FAI Hovmoller Plot with Custom Colors
Lessons/Findings from the Plots:

Overall Summary
The plots reveal a strong seasonal pattern, with algal bloom activity consistently peaking in the late summer and fall months (approximately June-November). While the potential for blooms exists throughout the waterbody, the most severe surface-scumming events are more concentrated in the southern latitudes of your study area. The two indices, NDCI and FAI, work together to tell a complete story: NDCI shows the underlying potential for a bloom, while FAI confirms its visible manifestation as a surface scum.
Key Patterns and Results
1. Seasonal Pattern: Summer & Fall Dominance
Across almost every year, significant bloom activity (yellow, orange, and red values) begins to appear around the middle of the year and intensifies into the fall. The winter and spring months are consistently characterized by "Clear Water" or low index values.
Reasoning: This pattern directly corresponds to environmental conditions in Florida that favor algal growth: increased water temperatures, higher rainfall leading to nutrient runoff from the watershed, and more sunlight.

2. Latitudinal Differences: Southward Concentration of Severe Blooms
There's a notable difference in where the blooms appear spatially along the north-south transect.
- NDCI (Potential): The "Possible Bloom" signals (yellow) are widespread and can appear across the full range of latitudes (from 26.5°N to 27.2°N), as seen in the large bands in 2021 and 2022. This suggests the entire water system has the potential for elevated chlorophyll.
- FAI (Surface Scum): The most intense surface blooms (red and orange) are highly concentrated in the southern portion of the area, roughly between 26.5°N and 26.7°N. This is most evident in the strong 2023 and 2024 events.
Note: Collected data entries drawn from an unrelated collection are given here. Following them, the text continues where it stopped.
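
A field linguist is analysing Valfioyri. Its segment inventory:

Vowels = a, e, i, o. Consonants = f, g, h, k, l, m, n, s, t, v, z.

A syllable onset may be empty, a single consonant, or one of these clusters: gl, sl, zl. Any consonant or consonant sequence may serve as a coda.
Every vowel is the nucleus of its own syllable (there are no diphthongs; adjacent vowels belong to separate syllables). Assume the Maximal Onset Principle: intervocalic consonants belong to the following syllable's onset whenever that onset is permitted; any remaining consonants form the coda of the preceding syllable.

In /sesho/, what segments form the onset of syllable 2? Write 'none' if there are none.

h

Vowels present: e, o; each is a nucleus, giving 2 syllables.
V1 /e/ – V2 /o/: cluster /sh/ — the longest permitted-onset suffix is /h/; onset = /h/, preceding coda = /s/.
Syllabification: ses.ho.
Syllable 2 is /ho/: onset /h/, nucleus /o/, coda ∅.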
This suggests that while the entire system can have high chlorophyll, environmental factors like water flow or local nutrient inputs may cause the algae to accumulate and form dense surface scums in the south.
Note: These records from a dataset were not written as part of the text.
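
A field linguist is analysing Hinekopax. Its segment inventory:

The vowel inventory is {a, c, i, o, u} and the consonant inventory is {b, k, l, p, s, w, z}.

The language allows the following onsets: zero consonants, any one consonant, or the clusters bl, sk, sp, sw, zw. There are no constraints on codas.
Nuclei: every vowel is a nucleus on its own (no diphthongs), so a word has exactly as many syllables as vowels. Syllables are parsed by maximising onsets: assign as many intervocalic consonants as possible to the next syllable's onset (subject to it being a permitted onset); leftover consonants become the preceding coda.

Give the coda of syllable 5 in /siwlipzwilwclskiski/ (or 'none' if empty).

Nuclei (vowels): i, i, i, c, i, i → 6 syllables.
/i…i/ gap (V1→V2): /wl/ splits as /w/ + /l/ (/l/ is the longest suffix that is a licit onset).
/i…i/ gap (V2→V3): /pzw/ splits as /p/ + /zw/ (/zw/ is the longest suffix that is a licit onset).
/i…c/ gap (V3→V4): cluster /lw/ — the longest permitted-onset suffix is /w/; onset = /w/, preceding coda = /l/.
/c…i/ gap (V4→V5): /lsk/ splits as /l/ + /sk/ (/sk/ is the longest suffix that is a licit onset).
/i…i/ gap (V5→V6): /sk/ is a licit onset in full, so it all attaches to the next syllable.
So the parse is siw.lip.zwil.wcl.ski.ski.
Syllable 5 is /ski/: onset /sk/, nucleus /i/, coda ∅.

none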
3. Year-to-Year Variability
The severity of blooms changes significantly from one year to the next.
2019-2020: These were relatively quiet years with only minor, sporadic bloom activity.
2021: A major event as measured by NDCI, showing a long-lasting, widespread potential bloom. However, the FAI plot for 2021 is almost completely clear. This indicates a likely subsurface bloom, where chlorophyll was abundant in the water column but did not form a significant surface scum.
2023: This appears to be the most significant bloom year in the dataset for both indices. There are widespread potential blooms (NDCI) combined with the most intense and sustained surface scum events (FAI) observed in the southern latitudes.
2024: The data shows a continuation of the intense activity seen in 2023.

4. NDCI vs. FAI: The "Potential" vs. The "Problem"
The two plots perfectly illustrate the different roles of these indices.
NDCI is a leading indicator of bloom potential. It measures the overall chlorophyll in the water. A high NDCI value means the ingredients for a bad bloom are present.
FAI is an indicator of acute surface conditions. It specifically detects floating algae. A high FAI value confirms that a bloom is not only present but has formed a visible, dense scum on the water's surface, which is often what triggers public advisories.